Farber's book is a call to fellow Christians to live their lives so as to serve as beacons to the non-believing masses; specifically, Christian communities should establish asylums for those labeled "mentally ill" by an actively predatory, selfish mental health system. On Farber's growth model of mental illness, which sees altered states of consciousness as opportunities for spiritual development and emergence within a romantic narrative, the identity crisis signified by so-called "psychotic" symptoms is "an optimal time for [individuals] to be initiated into new identities as disciples of Christ" (138). He immediately goes on to emphasize that this opportunity should be "offered," not "coerced," but it is difficult to see how a distinction could be reliably maintained at a time of extreme vulnerability for the suffering person.

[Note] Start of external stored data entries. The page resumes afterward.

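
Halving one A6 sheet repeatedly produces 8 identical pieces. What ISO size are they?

8 = 2^3, so 3 halving steps.
A6 → A7 → … → A9 after 3 steps.

A9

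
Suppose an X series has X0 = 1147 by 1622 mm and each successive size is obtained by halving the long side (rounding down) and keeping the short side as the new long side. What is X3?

405 × 573 mm

X1: ⌊1622/2⌋ × 1147 = 811 × 1147 mm
X2: ⌊1147/2⌋ × 811 = 573 × 811 mm
X3: ⌊811/2⌋ × 573 = 405 × 573 mm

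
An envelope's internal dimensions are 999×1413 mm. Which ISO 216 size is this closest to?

Aspect ratio 1413/999 ≈ 1.414 — close to the ISO √2 ≈ 1.414.
In the B-series (B0 = 1000 × 1414 mm): B0 = 1000 × 1414 mm.
Off by 2 mm total — nearest standard size.

B0 (1000 × 1414 mm)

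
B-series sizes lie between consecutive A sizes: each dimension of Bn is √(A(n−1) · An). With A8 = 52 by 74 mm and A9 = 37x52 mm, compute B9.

Short side: √(52 · 37) = √1924 ≈ 43.9 → 44 mm
Long side: √(74 · 52) = √3848 ≈ 62.0 → 62 mm

44 × 62 mm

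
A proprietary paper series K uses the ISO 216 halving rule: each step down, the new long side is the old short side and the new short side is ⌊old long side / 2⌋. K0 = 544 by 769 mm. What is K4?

K1: ⌊769/2⌋ × 544 = 384 × 544 mm
K2: ⌊544/2⌋ × 384 = 272 × 384 mm
K3: ⌊384/2⌋ × 272 = 192 × 272 mm
K4: ⌊272/2⌋ × 192 = 136 × 192 mm

136 × 192 mm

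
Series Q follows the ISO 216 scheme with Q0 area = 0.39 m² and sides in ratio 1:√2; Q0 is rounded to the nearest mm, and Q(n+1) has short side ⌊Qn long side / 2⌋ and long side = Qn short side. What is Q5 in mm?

92 × 131 mm

Let Q0's short side be w mm. w · w√2 = 0.39 m² = 390,000 mm², so w ≈ 525.1 mm and w√2 ≈ 742.7 mm → Q0 = 525 × 743 mm.
Q1: ⌊743/2⌋ × 525 = 371 × 525 mm
Q2: ⌊525/2⌋ × 371 = 262 × 371 mm
Q3: ⌊371/2⌋ × 262 = 185 × 262 mm
Q4: ⌊262/2⌋ × 185 = 131 × 185 mm
Q5: ⌊185/2⌋ × 131 = 92 × 131 mm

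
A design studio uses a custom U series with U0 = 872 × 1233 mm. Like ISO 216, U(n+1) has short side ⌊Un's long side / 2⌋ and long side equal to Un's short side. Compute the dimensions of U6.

109 × 154 mm

U1: ⌊1233/2⌋ × 872 = 616 × 872 mm
U2: ⌊872/2⌋ × 616 = 436 × 616 mm
U3: ⌊616/2⌋ × 436 = 308 × 436 mm
U4: ⌊436/2⌋ × 308 = 218 × 308 mm
U5: ⌊308/2⌋ × 218 = 154 × 218 mm
U6: ⌊218/2⌋ × 154 = 109 × 154 mm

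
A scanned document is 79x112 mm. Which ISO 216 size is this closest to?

C7 (81 × 114 mm)

Aspect ratio 112/79 ≈ 1.418 — close to the ISO √2 ≈ 1.414.
In the C-series (envelope sizes, between A and B): C7 = 81 × 114 mm.
Off by 4 mm total — nearest standard size.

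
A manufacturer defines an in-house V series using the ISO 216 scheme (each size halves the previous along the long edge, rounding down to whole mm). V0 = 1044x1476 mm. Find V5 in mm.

184 × 261 mm

V1: ⌊1476/2⌋ × 1044 = 738 × 1044 mm
V2: ⌊1044/2⌋ × 738 = 522 × 738 mm
V3: ⌊738/2⌋ × 522 = 369 × 522 mm
V4: ⌊522/2⌋ × 369 = 261 × 369 mm
V5: ⌊369/2⌋ × 261 = 184 × 261 mm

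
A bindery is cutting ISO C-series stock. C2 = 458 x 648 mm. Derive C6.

C3: ⌊648/2⌋ × 458 = 324 × 458 mm
C4: ⌊458/2⌋ × 324 = 229 × 324 mm
C5: ⌊324/2⌋ × 229 = 162 × 229 mm
C6: ⌊229/2⌋ × 162 = 114 × 162 mm

114 × 162 mm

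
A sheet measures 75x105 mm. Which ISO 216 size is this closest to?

Aspect ratio 105/75 ≈ 1.400 — close to the ISO √2 ≈ 1.414.
In the A-series (A0 area = 1 m²): A7 = 74 × 105 mm.
Off by 1 mm total — nearest standard size.

A7 (74 × 105 mm)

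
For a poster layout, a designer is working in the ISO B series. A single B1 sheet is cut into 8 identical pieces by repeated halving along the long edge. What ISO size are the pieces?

8 = 2^3, so 3 halving steps.
B1 → B2 → … → B4 after 3 steps.

B4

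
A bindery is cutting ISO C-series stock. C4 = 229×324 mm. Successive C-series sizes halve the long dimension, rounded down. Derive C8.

57 × 81 mm

C5: ⌊324/2⌋ × 229 = 162 × 229 mm
C6: ⌊229/2⌋ × 162 = 114 × 162 mm
C7: ⌊162/2⌋ × 114 = 81 × 114 mm
C8: ⌊114/2⌋ × 81 = 57 × 81 mm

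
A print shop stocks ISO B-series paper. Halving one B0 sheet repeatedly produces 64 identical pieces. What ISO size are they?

64 = 2^6, so 6 halving steps.
B0 → B1 → … → B6 after 6 steps.

B6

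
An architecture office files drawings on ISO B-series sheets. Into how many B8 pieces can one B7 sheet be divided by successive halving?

2

Each ISO step halves the sheet: 1 × B7 → 2 × B8
From B7 to B8 is 1 halving step: 2^1 = 2.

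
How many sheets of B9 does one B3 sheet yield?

B3 = 353 × 500 mm; B9 = 44 × 62 mm.
Each halving step doubles the count; 6 steps from B3 to B9.
2^6 = 64.

64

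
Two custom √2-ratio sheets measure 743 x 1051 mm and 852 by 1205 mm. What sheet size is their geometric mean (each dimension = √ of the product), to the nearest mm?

Short side: √(743 · 852) = √633036 ≈ 795.6 → 796 mm
Long side: √(1051 · 1205) = √1266455 ≈ 1125.4 → 1125 mm

796 × 1125 mm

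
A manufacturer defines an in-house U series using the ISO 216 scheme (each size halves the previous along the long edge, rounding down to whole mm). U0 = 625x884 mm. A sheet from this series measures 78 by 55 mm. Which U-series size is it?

U0: 625 × 884 mm
U1: 442 × 625 mm
U2: 312 × 442 mm
U3: 221 × 312 mm
U4: 156 × 221 mm
U5: 110 × 156 mm
U6: 78 × 110 mm
U7: 55 × 78 mm
U8: 39 × 55 mm
→ matches U7.

U7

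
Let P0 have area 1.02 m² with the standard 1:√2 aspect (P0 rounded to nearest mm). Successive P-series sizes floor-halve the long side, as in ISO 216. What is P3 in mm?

Let P0's short side be w mm. w · w√2 = 1.02 m² = 1,020,000 mm², so w ≈ 849.3 mm and w√2 ≈ 1201.0 mm → P0 = 849 × 1201 mm.
P1: ⌊1201/2⌋ × 849 = 600 × 849 mm
P2: ⌊849/2⌋ × 600 = 424 × 600 mm
P3: ⌊600/2⌋ × 424 = 300 × 424 mm

300 × 424 mm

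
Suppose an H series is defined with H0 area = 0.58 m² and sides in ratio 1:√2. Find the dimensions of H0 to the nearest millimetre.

640 × 906 mm

Let the short side be w mm. Then w · w√2 = 0.58 m² = 580,000 mm².
w² = 580,000/√2, so w ≈ 640.4 mm; long side = w√2 ≈ 905.7 mm.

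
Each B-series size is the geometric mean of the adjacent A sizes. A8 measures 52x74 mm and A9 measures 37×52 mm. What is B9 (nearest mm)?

Short side: √(52 · 37) = √1924 ≈ 43.9 → 44 mm
Long side: √(74 · 52) = √3848 ≈ 62.0 → 62 mm

44 × 62 mm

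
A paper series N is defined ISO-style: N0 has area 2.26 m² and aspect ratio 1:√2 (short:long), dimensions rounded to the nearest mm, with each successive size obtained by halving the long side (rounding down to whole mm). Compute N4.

Let N0's short side be w mm. w · w√2 = 2.26 m² = 2,260,000 mm², so w ≈ 1264.1 mm and w√2 ≈ 1787.8 mm → N0 = 1264 × 1788 mm.
N1: ⌊1788/2⌋ × 1264 = 894 × 1264 mm
N2: ⌊1264/2⌋ × 894 = 632 × 894 mm
N3: ⌊894/2⌋ × 632 = 447 × 632 mm
N4: ⌊632/2⌋ × 447 = 316 × 447 mm

316 × 447 mm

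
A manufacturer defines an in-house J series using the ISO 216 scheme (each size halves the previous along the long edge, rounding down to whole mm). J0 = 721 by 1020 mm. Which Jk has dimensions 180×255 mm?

J0: 721 × 1020 mm
J1: 510 × 721 mm
J2: 360 × 510 mm
J3: 255 × 360 mm
J4: 180 × 255 mm
J5: 127 × 180 mm
→ matches J4.

J4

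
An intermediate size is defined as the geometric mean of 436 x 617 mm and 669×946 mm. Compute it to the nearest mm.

540 × 764 mm

Short side: √(436 · 669) = √291684 ≈ 540.1 → 540 mm
Long side: √(617 · 946) = √583682 ≈ 764.0 → 764 mm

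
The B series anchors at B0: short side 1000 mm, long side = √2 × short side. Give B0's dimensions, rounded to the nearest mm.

1000 × 1414 mm

Short side = 1000 mm; long side = 1000√2 ≈ 1414.2 mm.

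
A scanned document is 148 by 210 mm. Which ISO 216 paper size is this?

A5 (148 × 210 mm)

Aspect ratio 210/148 ≈ 1.419 — close to the ISO √2 ≈ 1.414.
In the A-series (A0 area = 1 m²): A5 = 148 × 210 mm.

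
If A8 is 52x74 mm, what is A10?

A9: ⌊74/2⌋ × 52 = 37 × 52 mm
A10: ⌊52/2⌋ × 37 = 26 × 37 mm

26 × 37 mm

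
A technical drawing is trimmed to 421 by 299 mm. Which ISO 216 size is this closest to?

Aspect ratio 421/299 ≈ 1.408 — close to the ISO √2 ≈ 1.414.
In the A-series (A0 area = 1 m²): A3 = 297 × 420 mm.
Off by 3 mm total — nearest standard size.

A3 (297 × 420 mm)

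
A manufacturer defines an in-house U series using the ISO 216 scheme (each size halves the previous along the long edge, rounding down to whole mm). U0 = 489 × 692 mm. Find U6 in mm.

61 × 86 mm

U1: ⌊692/2⌋ × 489 = 346 × 489 mm
U2: ⌊489/2⌋ × 346 = 244 × 346 mm
U3: ⌊346/2⌋ × 244 = 173 × 244 mm
U4: ⌊244/2⌋ × 173 = 122 × 173 mm
U5: ⌊173/2⌋ × 122 = 86 × 122 mm
U6: ⌊122/2⌋ × 86 = 61 × 86 mm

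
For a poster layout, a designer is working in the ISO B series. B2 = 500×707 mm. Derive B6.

B3: ⌊707/2⌋ × 500 = 353 × 500 mm
B4: ⌊500/2⌋ × 353 = 250 × 353 mm
B5: ⌊353/2⌋ × 250 = 176 × 250 mm
B6: ⌊250/2⌋ × 176 = 125 × 176 mm

125 × 176 mm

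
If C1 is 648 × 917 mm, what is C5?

162 × 229 mm

C2: ⌊917/2⌋ × 648 = 458 × 648 mm
C3: ⌊648/2⌋ × 458 = 324 × 458 mm
C4: ⌊458/2⌋ × 324 = 229 × 324 mm
C5: ⌊324/2⌋ × 229 = 162 × 229 mm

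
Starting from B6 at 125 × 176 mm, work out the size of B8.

B7: ⌊176/2⌋ × 125 = 88 × 125 mm
B8: ⌊125/2⌋ × 88 = 62 × 88 mm

62 × 88 mm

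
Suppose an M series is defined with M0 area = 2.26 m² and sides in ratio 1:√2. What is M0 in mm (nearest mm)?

1264 × 1788 mm

Let the short side be w mm. Then w · w√2 = 2.26 m² = 2,260,000 mm².
w² = 2,260,000/√2, so w ≈ 1264.1 mm; long side = w√2 ≈ 1787.8 mm.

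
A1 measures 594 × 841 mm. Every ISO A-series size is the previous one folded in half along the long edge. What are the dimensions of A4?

A2: ⌊841/2⌋ × 594 = 420 × 594 mm
A3: ⌊594/2⌋ × 420 = 297 × 420 mm
A4: ⌊420/2⌋ × 297 = 210 × 297 mm

210 × 297 mm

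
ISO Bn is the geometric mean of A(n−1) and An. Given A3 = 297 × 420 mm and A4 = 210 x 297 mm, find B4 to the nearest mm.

250 × 353 mm

Short side: √(297 · 210) = √62370 ≈ 249.7 → 250 mm
Long side: √(420 · 297) = √124740 ≈ 353.2 → 353 mm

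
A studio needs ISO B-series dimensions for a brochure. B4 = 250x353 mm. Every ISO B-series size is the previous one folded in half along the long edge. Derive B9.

B5: ⌊353/2⌋ × 250 = 176 × 250 mm
B6: ⌊250/2⌋ × 176 = 125 × 176 mm
B7: ⌊176/2⌋ × 125 = 88 × 125 mm
B8: ⌊125/2⌋ × 88 = 62 × 88 mm
B9: ⌊88/2⌋ × 62 = 44 × 62 mm

44 × 62 mm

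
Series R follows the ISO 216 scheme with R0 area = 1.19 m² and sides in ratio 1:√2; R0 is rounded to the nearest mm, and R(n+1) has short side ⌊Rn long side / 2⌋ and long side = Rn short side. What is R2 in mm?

458 × 648 mm

Let R0's short side be w mm. w · w√2 = 1.19 m² = 1,190,000 mm², so w ≈ 917.3 mm and w√2 ≈ 1297.3 mm → R0 = 917 × 1297 mm.
R1: ⌊1297/2⌋ × 917 = 648 × 917 mm
R2: ⌊917/2⌋ × 648 = 458 × 648 mm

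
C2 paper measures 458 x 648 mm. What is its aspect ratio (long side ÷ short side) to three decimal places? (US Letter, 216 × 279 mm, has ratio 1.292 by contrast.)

1.415

648 / 458 = 1.415
Matches √2 ≈ 1.414 — the ISO 216 defining ratio.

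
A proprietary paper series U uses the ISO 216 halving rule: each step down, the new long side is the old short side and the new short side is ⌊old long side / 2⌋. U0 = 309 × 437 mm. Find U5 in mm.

U1: ⌊437/2⌋ × 309 = 218 × 309 mm
U2: ⌊309/2⌋ × 218 = 154 × 218 mm
U3: ⌊218/2⌋ × 154 = 109 × 154 mm
U4: ⌊154/2⌋ × 109 = 77 × 109 mm
U5: ⌊109/2⌋ × 77 = 54 × 77 mm

54 × 77 mm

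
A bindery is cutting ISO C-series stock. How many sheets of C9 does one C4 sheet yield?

32

Each ISO step halves the sheet: 1 × C4 → 2 × C5 → 4 × C6 → 8 × C7 → …
From C4 to C9 is 5 halving steps: 2^5 = 32.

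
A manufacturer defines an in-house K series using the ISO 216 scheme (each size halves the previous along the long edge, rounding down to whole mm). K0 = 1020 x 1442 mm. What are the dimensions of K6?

K1 = 721 × 1020 mm (from K0 by 1 halving).
K2: ⌊1020/2⌋ × 721 = 510 × 721 mm
K3: ⌊721/2⌋ × 510 = 360 × 510 mm
K4: ⌊510/2⌋ × 360 = 255 × 360 mm
K5: ⌊360/2⌋ × 255 = 180 × 255 mm
K6: ⌊255/2⌋ × 180 = 127 × 180 mm

127 × 180 mm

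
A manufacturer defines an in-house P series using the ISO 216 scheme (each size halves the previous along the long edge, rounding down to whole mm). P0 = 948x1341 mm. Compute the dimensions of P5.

167 × 237 mm

P1 = 670 × 948 mm (from P0 by 1 halving).
P2: ⌊948/2⌋ × 670 = 474 × 670 mm
P3: ⌊670/2⌋ × 474 = 335 × 474 mm
P4: ⌊474/2⌋ × 335 = 237 × 335 mm
P5: ⌊335/2⌋ × 237 = 167 × 237 mm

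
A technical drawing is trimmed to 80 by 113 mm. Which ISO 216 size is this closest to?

C7 (81 × 114 mm)

Aspect ratio 113/80 ≈ 1.413 — close to the ISO √2 ≈ 1.414.
In the C-series (envelope sizes, between A and B): C7 = 81 × 114 mm.
Off by 2 mm total — nearest standard size.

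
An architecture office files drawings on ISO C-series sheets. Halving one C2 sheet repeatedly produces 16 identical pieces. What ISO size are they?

16 = 2^4, so 4 halving steps.
C2 → C3 → … → C6 after 4 steps.

C6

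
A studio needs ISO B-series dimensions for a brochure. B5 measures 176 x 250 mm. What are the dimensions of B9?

44 × 62 mm

B6: ⌊250/2⌋ × 176 = 125 × 176 mm
B7: ⌊176/2⌋ × 125 = 88 × 125 mm
B8: ⌊125/2⌋ × 88 = 62 × 88 mm
B9: ⌊88/2⌋ × 62 = 44 × 62 mm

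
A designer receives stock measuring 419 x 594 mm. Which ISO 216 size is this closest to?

Aspect ratio 594/419 ≈ 1.418 — close to the ISO √2 ≈ 1.414.
In the A-series (A0 area = 1 m²): A2 = 420 × 594 mm.
Off by 1 mm total — nearest standard size.

A2 (420 × 594 mm)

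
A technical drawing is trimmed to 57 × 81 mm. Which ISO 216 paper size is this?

Aspect ratio 81/57 ≈ 1.421 — close to the ISO √2 ≈ 1.414.
In the C-series (envelope sizes, between A and B): C8 = 57 × 81 mm.

C8 (57 × 81 mm)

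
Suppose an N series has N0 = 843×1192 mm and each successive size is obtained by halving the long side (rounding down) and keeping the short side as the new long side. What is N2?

421 × 596 mm

N1: ⌊1192/2⌋ × 843 = 596 × 843 mm
N2: ⌊843/2⌋ × 596 = 421 × 596 mm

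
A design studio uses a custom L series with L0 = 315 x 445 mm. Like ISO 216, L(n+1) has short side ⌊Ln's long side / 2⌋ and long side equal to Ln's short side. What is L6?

L1 = 222 × 315 mm (from L0 by 1 halving).
L2: ⌊315/2⌋ × 222 = 157 × 222 mm
L3: ⌊222/2⌋ × 157 = 111 × 157 mm
L4: ⌊157/2⌋ × 111 = 78 × 111 mm
L5: ⌊111/2⌋ × 78 = 55 × 78 mm
L6: ⌊78/2⌋ × 55 = 39 × 55 mm

39 × 55 mm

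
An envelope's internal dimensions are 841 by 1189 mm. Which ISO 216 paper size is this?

Aspect ratio 1189/841 ≈ 1.414 — close to the ISO √2 ≈ 1.414.
In the A-series (A0 area = 1 m²): A0 = 841 × 1189 mm.

A0 (841 × 1189 mm)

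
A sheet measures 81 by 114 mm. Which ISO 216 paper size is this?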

It also remains unclear, even if one accepts his criticisms of the contemporary mental health solution, why an Anabaptist Christian solution is the answer. That this solution is the correct one is simply assumed, never argued for. One can even accept the idea that altered states of consciousness are spiritual crises which provide opportunities for growth without cramming the opportunity into a Christian framework. John Nelson, for example, a practicing psychiatrist who argues for acknowledging the role of spirituality in mental health treatment, might see the opportunity as one for personal transcendence using a Hindu chakra model. (Nelson, unlike Farber, also admits that there are some cases for which traditional drug therapies are appropriate.) This may not be a particularly compelling issue for the Christian audience for which Farber is writing, however. Farber's main goal in this book is to call Christians to take back the mental/spiritual turf ceded to the new science in the 20th century; the mental health practitioners claims of expertise are both false and harmful, Farber argues, and Christians have a duty to challenge them.
Lara Winner is a graduate student in philosophy with a concentration in medical ethics at the University of Tennessee, Knoxville. She is interested in mental health/mental health ethics both because it is a traditionally underserved area of medical ethics and because it can provide valuable insights into the interrelationship of mind, body, and spirit.